Mr. Pinera has shrewdly suggested an alternative route through Paraguay and Argentina and leading to a port in northern Chile, a turnaround that would undo years of work and millions of dollars invested, said Oscar Vidarte of the Pontifical Catholic University of Peru.

“For Chile to come and say, ’I’m proposing a different outlet,’ just like that, and for that to be echoed by the Brazilian president, [shows] how problems between third parties can affect Peru,” Mr. Vidarte noted.

But while Mr. Bolsonaro is known to be unbending in his anti-leftist views, some may just underestimate Mr. Morales, who has long shown an uncanny level of pragmatism, said Bolivia expert Mario Torrico, of the Latin American Institute of Social Sciences.

“One thing is what he says and another what he does,” Mr. Torrico said. “Through his actions, he makes alliances, he makes deals with sectors that are far from like-minded.”

And when it comes to a key issue on the bilateral agenda, the renegotiation of Bolivian gas sales to Brazil, Mr. Morales’ bid to seek a fourth presidential term next year may play in everyone’s favor.

“In the short term, the relation [with Mr. Bolsonaro] will be tense,” Mr. Torrico said. “But for the electoral campaign, to win, Morales needs to show that exports to Brazil are viable in the long run.”

And for the Brazilian leader, too, the talks represent a chance to break with the ideology-infused foreign policy of his populist predecessors, Mr. de Almeida noted.

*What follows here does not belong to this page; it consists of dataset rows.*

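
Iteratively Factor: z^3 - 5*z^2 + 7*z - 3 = (z - 3)*(z^2 - 2*z + 1) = (z - 3)*(z - 1)*(z - 1)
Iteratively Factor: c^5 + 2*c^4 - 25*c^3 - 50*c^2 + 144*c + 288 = (c - 4)*(c^4 + 6*c^3 - c^2 - 54*c - 72) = (c - 4)*(c + 3)*(c^3 + 3*c^2 - 10*c - 24) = (c - 4)*(c + 2)*(c + 3)*(c^2 + c - 12) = (c - 4)*(c - 3)*(c + 2)*(c + 3)*(c + 4)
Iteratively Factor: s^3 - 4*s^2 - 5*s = (s)*(s^2 - 4*s - 5) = s*(s - 5)*(s + 1)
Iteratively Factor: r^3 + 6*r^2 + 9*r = (r + 3)*(r^2 + 3*r) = (r + 3)^2*(r)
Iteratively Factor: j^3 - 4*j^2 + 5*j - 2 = (j - 2)*(j^2 - 2*j + 1) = (j - 2)*(j - 1)*(j - 1)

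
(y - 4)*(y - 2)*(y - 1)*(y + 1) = y^4 - 6*y^3 + 7*y^2 + 6*y - 8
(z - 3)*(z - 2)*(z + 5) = z^3 - 19*z + 30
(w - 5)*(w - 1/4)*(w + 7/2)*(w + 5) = w^4 + 13*w^3/4 - 207*w^2/8 - 325*w/4 + 175/8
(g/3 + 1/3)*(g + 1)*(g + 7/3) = g^3/3 + 13*g^2/9 + 17*g/9 + 7/9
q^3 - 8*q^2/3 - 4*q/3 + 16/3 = (q - 2)^2*(q + 4/3)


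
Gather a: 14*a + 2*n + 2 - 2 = 14*a + 2*n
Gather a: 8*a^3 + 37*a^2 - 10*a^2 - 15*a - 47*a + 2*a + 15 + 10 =8*a^3 + 27*a^2 - 60*a + 25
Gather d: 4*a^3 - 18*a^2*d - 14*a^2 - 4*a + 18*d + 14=4*a^3 - 14*a^2 - 4*a + d*(18 - 18*a^2) + 14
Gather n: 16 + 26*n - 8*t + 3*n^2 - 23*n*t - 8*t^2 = 3*n^2 + n*(26 - 23*t) - 8*t^2 - 8*t + 16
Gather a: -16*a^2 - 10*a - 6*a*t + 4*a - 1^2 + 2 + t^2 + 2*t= -16*a^2 + a*(-6*t - 6) + t^2 + 2*t + 1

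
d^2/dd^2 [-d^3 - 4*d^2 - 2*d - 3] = -6*d - 8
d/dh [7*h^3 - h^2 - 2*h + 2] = 21*h^2 - 2*h - 2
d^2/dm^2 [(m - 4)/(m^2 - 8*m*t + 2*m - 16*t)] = 2*(4*(m - 4)*(m - 4*t + 1)^2 + (-3*m + 8*t + 2)*(m^2 - 8*m*t + 2*m - 16*t))/(m^2 - 8*m*t + 2*m - 16*t)^3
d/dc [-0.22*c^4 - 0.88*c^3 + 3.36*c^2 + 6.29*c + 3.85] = -0.88*c^3 - 2.64*c^2 + 6.72*c + 6.29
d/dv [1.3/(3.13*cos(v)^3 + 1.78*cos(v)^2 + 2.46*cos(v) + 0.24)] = (12.207*cos(v)^2 + 4.628*cos(v) + 3.198)*sin(v)/(3.13*cos(v)^3 + 1.78*cos(v)^2 + 2.46*cos(v) + 0.24)^2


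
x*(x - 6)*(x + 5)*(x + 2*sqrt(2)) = x^4 - x^3 + 2*sqrt(2)*x^3 - 30*x^2 - 2*sqrt(2)*x^2 - 60*sqrt(2)*x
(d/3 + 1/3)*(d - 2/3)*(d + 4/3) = d^3/3 + 5*d^2/9 - 2*d/27 - 8/27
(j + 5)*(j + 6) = j^2 + 11*j + 30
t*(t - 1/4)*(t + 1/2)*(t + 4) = t^4 + 17*t^3/4 + 7*t^2/8 - t/2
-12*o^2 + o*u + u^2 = (-3*o + u)*(4*o + u)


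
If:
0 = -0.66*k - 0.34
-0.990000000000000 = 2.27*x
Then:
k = -0.52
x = -0.44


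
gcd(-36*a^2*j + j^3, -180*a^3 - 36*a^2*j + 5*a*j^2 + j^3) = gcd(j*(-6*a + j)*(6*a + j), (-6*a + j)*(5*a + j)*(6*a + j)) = 36*a^2 - j^2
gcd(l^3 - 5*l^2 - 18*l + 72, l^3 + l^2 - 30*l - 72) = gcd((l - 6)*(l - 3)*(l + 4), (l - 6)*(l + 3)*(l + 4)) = l^2 - 2*l - 24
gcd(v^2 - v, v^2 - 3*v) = v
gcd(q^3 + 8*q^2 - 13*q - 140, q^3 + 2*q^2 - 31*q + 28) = q^2 + 3*q - 28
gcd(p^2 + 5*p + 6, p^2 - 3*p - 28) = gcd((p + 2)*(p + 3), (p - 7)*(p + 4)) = 1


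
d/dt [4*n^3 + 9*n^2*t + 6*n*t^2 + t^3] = 9*n^2 + 12*n*t + 3*t^2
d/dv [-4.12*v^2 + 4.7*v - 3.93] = 4.7 - 8.24*v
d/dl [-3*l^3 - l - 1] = -9*l^2 - 1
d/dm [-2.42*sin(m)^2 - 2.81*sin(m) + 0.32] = -(4.84*sin(m) + 2.81)*cos(m)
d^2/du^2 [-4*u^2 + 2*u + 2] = -8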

“The gas negotiation with Bolivia could be done on a purely technical basis, which wasn’t the case in the Lula administration,” he said. “But if they switch a leftist preference for a rightist preference, it’s not a change [toward] a foreign policy without prejudice and purely focused on Brazilian national interests.”

Argentina and Brazil

Bilateral ties with Argentina, meanwhile, would no longer be a national “priority,” Bolsonaro adviser Paulo Guedes taunted days after the election, a provocation the finance minister-designate quickly downplayed after it ruffled feathers in Buenos Aires.

And whether they like it or not, there is much more that unites than divides Mr. Bolsonaro and Mauricio Macri, Argentina’s center-right president who, embattled amid a prolonged economic crisis, is facing a tough re-election battle of his own next year.

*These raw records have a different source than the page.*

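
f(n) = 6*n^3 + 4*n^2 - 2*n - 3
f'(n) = 18*n^2 + 8*n - 2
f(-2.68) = -84.40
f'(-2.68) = 105.84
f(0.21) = -3.19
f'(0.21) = 0.47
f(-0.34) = -2.09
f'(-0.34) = -2.64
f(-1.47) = -10.48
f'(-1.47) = 25.14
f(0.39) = -2.82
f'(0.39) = 3.86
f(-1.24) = -5.81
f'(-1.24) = 15.76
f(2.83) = 159.37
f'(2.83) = 164.80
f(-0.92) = -2.45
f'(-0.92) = 5.88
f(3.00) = 189.00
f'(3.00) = 184.00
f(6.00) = 1425.00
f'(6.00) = 694.00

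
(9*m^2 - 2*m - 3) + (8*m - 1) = 9*m^2 + 6*m - 4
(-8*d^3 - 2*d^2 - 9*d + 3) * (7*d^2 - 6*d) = -56*d^5 + 34*d^4 - 51*d^3 + 75*d^2 - 18*d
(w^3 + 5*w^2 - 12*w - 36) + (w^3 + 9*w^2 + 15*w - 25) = 2*w^3 + 14*w^2 + 3*w - 61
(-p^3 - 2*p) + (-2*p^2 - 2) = -p^3 - 2*p^2 - 2*p - 2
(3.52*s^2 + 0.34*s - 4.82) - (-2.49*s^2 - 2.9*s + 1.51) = 6.01*s^2 + 3.24*s - 6.33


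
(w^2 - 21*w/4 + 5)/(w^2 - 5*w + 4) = (w - 5/4)/(w - 1)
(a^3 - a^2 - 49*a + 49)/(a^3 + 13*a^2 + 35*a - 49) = (a - 7)/(a + 7)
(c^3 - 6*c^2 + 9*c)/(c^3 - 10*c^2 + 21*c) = (c - 3)/(c - 7)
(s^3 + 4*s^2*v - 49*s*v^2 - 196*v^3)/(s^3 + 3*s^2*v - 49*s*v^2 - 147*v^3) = (s + 4*v)/(s + 3*v)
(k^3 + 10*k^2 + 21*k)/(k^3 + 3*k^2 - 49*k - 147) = k/(k - 7)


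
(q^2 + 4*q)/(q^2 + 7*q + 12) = q/(q + 3)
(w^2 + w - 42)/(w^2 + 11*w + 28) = (w - 6)/(w + 4)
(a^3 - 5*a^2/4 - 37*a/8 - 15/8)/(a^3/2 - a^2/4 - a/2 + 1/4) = (8*a^3 - 10*a^2 - 37*a - 15)/(2*(2*a^3 - a^2 - 2*a + 1))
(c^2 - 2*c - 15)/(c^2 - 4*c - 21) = (c - 5)/(c - 7)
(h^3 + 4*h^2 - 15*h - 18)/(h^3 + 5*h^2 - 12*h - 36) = (h + 1)/(h + 2)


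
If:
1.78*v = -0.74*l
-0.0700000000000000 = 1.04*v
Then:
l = 0.16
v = -0.07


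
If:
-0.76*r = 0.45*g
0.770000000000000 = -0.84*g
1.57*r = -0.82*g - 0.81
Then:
No Solution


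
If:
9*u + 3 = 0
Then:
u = -1/3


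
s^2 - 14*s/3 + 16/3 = (s - 8/3)*(s - 2)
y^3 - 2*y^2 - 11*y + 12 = (y - 4)*(y - 1)*(y + 3)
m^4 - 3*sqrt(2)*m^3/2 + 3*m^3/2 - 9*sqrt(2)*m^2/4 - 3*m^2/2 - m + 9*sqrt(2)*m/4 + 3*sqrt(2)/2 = (m - 1)*(m + 1/2)*(m + 2)*(m - 3*sqrt(2)/2)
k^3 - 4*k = k*(k - 2)*(k + 2)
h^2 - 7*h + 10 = (h - 5)*(h - 2)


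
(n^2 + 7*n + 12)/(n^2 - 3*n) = (n^2 + 7*n + 12)/(n*(n - 3))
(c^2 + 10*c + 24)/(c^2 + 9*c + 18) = (c + 4)/(c + 3)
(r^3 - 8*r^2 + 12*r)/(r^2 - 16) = r*(r^2 - 8*r + 12)/(r^2 - 16)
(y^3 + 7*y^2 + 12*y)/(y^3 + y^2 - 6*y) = (y + 4)/(y - 2)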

Mr. Guedes’ penchant for market-friendly and fiscally conservative policies largely align with Mr. Macri’s, said Gustavo Cardozo of the Argentine Center of International Studies.

And while Mr. Bolsonaro has been more vocal in his criticism of the Mercosur trade bloc, policymakers in Buenos Aires sympathize with the Brazilian’s view that bilateral deals may simply be more effective — an opinion strongly shared by President Trump.

More than anything, though, the appointment of Mr. Moro, a household name among middle-class Argentines tired of rampant corruption, as justice minister may help Mr. Bolsonaro win over public opinion long clouded by his close ties to Brazil’s military, Mr. Cardozo argued.

Mr. Moro “has been a very well-regarded judge in many sectors in Argentina,” he said. “It’s been shown that corruption in Argentina has been much greater than what happened in Brazil … and, just like in Brazil, the hope is for an answer from the judiciary.”

And lest a law-and-order challenger imperil his own aspirations for a second term, Mr. Macri has adopted some Bolsonaro-style measures once considered taboo, including an increased military presence in border zones and stricter immigration enforcement, Mr. Cardozo said.

“A large part of society is speaking out in favor of the administration taking tougher action,” he said. “Maybe not as extreme as in Brazil, [but] little by little the tendency is changing.”

And that’s the kind of multilateralism that even the “Brazil first” Mr. Bolsonaro could not help but back, Mr. de Almeida suggested.

“Chile, of course, has a right-wing president, and so there’s a certain affinity; the same happens with Colombia,” he said. “But Argentina also has a pro-market president. Macri is part of a non-populist, non-leftist arc, and that pretty much meets what Brazil wants to do.”